Le Conseil de sécurité de l'ONU a autorisé lundi les convois humanitaires destinés à la Syrie à passer par les frontières extérieures du pays sans l'accord de Damas, ce qui permettra d'aider un million de civils dans des zones tenues par l'opposition.

Une résolution en ce sens a été adoptée à l'unanimité, y compris par la Russie et la Chine, qui ont mis leur veto à quatre projets de résolution occidentaux depuis le début du conflit syrien il y a plus de trois ans.

Les passages transfrontaliers se feront par quatre points, dont deux en Turquie (Bab al-Salam et Bab al-Hawa), un en Irak (Al Yarubiyah) et un en Jordanie (Al-Ramtha). Le chargement des camions sera soumis, avant de franchir la frontière, à un «mécanisme de contrôle» établi par l'ONU «afin de confirmer la nature humanitaire des cargaisons» et les autorités syriennes seront simplement informées.

L'ONU estime que ce système devrait permettre de ravitailler en nourriture et médicaments entre 1,3 et 1,9 million de civils supplémentaires, dans des zones tenues par la rébellion armée. Pour l'instant, la majeure partie de l'aide humanitaire est obligée de transiter par Damas et profite aux régions tenues par les forces gouvernementales.

Selon les Nations unies, 10,8 millions de Syriens ont besoin de secours et les travailleurs humanitaires ont du mal à atteindre 4,7 millions d'entre eux, dont certains assiégés par les troupes gouvernementales ou rebelles. Trois millions de Syriens se sont aussi réfugiés dans les pays voisins et le conflit a fait plus de 150.000 morts depuis mars 2011.

Aux termes de la résolution, le Conseil «décide que les agences humanitaires de l'ONU et leurs partenaires sont autorisés à utiliser des itinéraires à travers les lignes de front et les points de passage frontaliers de Bal al-Salam, Bab al-Hawa, Al Yarubiyah et Al-Ramtha, en plus de ceux déjà en usage», dans le but de secourir les civils «par les voies les plus directes».

Cette autorisation est valable pour six mois et devra être renouvelée par le Conseil.

Longues négociations 

Celui-ci exige aussi des belligérants qu'ils facilitent l'acheminement «sans entrave» de l'aide et garantissent la sécurité des humanitaires.

Les négociations sur le texte ont duré cinq semaines.

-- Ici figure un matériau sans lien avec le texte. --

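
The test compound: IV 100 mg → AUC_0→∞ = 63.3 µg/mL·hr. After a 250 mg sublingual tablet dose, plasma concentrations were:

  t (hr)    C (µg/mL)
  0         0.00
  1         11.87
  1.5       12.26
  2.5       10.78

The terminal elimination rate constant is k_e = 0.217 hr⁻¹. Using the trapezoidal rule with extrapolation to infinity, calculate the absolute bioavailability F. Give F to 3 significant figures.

F = 0.462

Trapezoidal AUC_0→2.5 (sublingual tablet):
  [0→1]: (0.00+11.87)/2 × 1 = 5.935
  [1→1.5]: (11.87+12.26)/2 × 0.5 = 6.0325
  [1.5→2.5]: (12.26+10.78)/2 × 1 = 11.52
  Sum = 23.4875 µg/mL·hr
Tail: C_last/k_e = 10.78/0.217 = 49.677
AUC_0→∞ (sublingual tablet) = 23.4875 + 49.677 = 73.1645 µg/mL·hr
F = (AUC_ev/D_ev)/(AUC_iv/D_iv) = (73.1645/250)/(63.3/100) = 0.292658/0.633 = 0.4623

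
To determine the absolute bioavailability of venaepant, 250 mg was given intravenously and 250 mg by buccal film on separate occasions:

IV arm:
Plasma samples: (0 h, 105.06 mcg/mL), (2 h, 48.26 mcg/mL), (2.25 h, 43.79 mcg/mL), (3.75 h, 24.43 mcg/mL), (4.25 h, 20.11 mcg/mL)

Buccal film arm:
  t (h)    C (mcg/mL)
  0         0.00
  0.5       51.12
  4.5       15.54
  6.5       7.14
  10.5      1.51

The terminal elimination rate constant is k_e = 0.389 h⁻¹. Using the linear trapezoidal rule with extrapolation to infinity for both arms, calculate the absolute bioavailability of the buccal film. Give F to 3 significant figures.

Trapezoidal AUC_0→4.25 (IV):
  [0→2]: (105.06+48.26)/2 × 2 = 153.32
  [2→2.25]: (48.26+43.79)/2 × 0.25 = 11.50625
  [2.25→3.75]: (43.79+24.43)/2 × 1.5 = 51.165
  [3.75→4.25]: (24.43+20.11)/2 × 0.5 = 11.135
  Sum = 227.12625 mcg/mL·h
IV tail: 20.11/0.389 = 51.697; AUC_iv,0→∞ = 227.12625 + 51.697 = 278.82325 mcg/mL·h
Trapezoidal AUC_0→10.5 (buccal film):
  [0→0.5]: (0.00+51.12)/2 × 0.5 = 12.78
  [0.5→4.5]: (51.12+15.54)/2 × 4 = 133.32
  [4.5→6.5]: (15.54+7.14)/2 × 2 = 22.68
  [6.5→10.5]: (7.14+1.51)/2 × 4 = 17.3
  Sum = 186.08 mcg/mL·h
buccal film tail: 1.51/0.389 = 3.882; AUC_ev,0→∞ = 186.08 + 3.882 = 189.962 mcg/mL·h
F = (AUC_ev/D_ev)/(AUC_iv/D_iv) = (189.962/250)/(278.82325/250) = 0.759848/1.115293 = 0.6813

F = 0.681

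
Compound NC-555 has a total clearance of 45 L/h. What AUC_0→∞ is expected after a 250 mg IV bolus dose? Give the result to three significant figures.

AUC_0→∞ = Dose_iv / CL
        = 250 / 45 = 5.55556 mg/L·h

AUC = 5.56 mg/L·h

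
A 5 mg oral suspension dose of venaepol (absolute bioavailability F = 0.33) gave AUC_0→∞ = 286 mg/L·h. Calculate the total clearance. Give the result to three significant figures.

CL = 0.00577 L/h

CL = F × Dose / AUC_0→∞
   = 0.33 × 5 / 286 = 0.00576923 L/h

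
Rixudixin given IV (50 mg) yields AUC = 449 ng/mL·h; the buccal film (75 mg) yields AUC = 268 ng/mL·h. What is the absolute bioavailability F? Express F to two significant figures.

F = (AUC_ev / D_ev) / (AUC_iv / D_iv)
  = (268/75) / (449/50)
  = 3.57333 / 8.98 = 0.3979

F = 0.40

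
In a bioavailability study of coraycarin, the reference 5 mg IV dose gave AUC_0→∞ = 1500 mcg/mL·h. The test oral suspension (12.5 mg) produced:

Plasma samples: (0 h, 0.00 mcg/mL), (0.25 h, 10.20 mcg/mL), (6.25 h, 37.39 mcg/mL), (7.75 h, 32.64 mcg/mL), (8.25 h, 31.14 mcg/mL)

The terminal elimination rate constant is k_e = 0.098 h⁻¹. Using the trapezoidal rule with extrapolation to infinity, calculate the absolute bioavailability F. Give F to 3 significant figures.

Trapezoidal AUC_0→8.25 (oral suspension):
  [0→0.25]: (0.00+10.20)/2 × 0.25 = 1.275
  [0.25→6.25]: (10.20+37.39)/2 × 6 = 142.77
  [6.25→7.75]: (37.39+32.64)/2 × 1.5 = 52.5225
  [7.75→8.25]: (32.64+31.14)/2 × 0.5 = 15.945
  Sum = 212.5125 mcg/mL·h
Tail: C_last/k_e = 31.14/0.098 = 317.755
AUC_0→∞ (oral suspension) = 212.5125 + 317.755 = 530.2675 mcg/mL·h
F = (AUC_ev/D_ev)/(AUC_iv/D_iv) = (530.2675/12.5)/(1500/5) = 42.4214/300 = 0.1414

F = 0.141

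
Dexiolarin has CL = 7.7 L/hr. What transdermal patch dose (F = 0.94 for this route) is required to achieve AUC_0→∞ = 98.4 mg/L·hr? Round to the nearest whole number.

Dose = 806 mg

Dose = CL × AUC_0→∞ / F
     = 7.7 × 98.4 / 0.94 = 806.043 mg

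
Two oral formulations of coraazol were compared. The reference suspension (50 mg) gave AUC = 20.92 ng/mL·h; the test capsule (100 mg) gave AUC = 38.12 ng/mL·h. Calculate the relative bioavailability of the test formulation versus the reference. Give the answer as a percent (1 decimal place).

F_rel = 91.1%

F_rel = (AUC_test/D_test) / (AUC_ref/D_ref)
      = (38.12/100) / (20.92/50)
      = 0.3812 / 0.4184 = 0.9111 = 91.11%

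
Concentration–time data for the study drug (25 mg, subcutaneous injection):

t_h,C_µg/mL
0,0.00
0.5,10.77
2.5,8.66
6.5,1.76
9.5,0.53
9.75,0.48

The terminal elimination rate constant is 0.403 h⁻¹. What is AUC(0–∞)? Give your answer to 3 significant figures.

AUC = 47.7 µg/mL·h

Trapezoidal AUC_0→9.75:
  [0→0.5]: (0.00+10.77)/2 × 0.5 = 2.6925
  [0.5→2.5]: (10.77+8.66)/2 × 2 = 19.43
  [2.5→6.5]: (8.66+1.76)/2 × 4 = 20.84
  [6.5→9.5]: (1.76+0.53)/2 × 3 = 3.435
  [9.5→9.75]: (0.53+0.48)/2 × 0.25 = 0.12625
  Sum = 46.52375 µg/mL·h
Extrapolated tail: C_last / k_e = 0.48 / 0.403 = 1.191
AUC_0→∞ = 46.52375 + 1.191 = 47.71475 µg/mL·h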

Moscou proposait un contrôle des camions laissant au gouvernement syrien un droit de regard alors que les Occidentaux refusaient que Damas puisse ralentir l'acheminement de l'aide, comme l'ONU l'accuse régulièrement de le faire.

La résolution ne va pas aussi loin que ce que souhaitaient ses promoteurs (Australie, Luxembourg et Jordanie), qui voulaient une liberté totale de passage transfrontalier.

L'autre point litigieux a été la question des éventuelles sanctions si Damas ou l'opposition ne jouaient pas le jeu, les Occidentaux faisant valoir qu'une précédente résolution adoptée en février sur l'accès humanitaire était restée lettre morte.

Finalement, le texte prévoit «des mesures supplémentaires en cas de non-respect par l'une ou l'autre des parties syriennes» de la nouvelle résolution ou de la précédente, sans autre précision. Il faudra de toute façon dans ce cas une nouvelle décision du Conseil, que la Russie pourra bloquer.

Au départ, les Occidentaux souhaitaient une résolution sous chapitre 7 de la Charte de l'ONU, c'est-à-dire assortie de mesures coercitives comme des sanctions économiques. Mais Moscou et Pékin y voyaient une ligne rouge à ne pas franchir.

Le gouvernement syrien s'est de son côté montré menaçant, affirmant qu'il considérerait comme une agression tout passage de sa frontière sans son accord.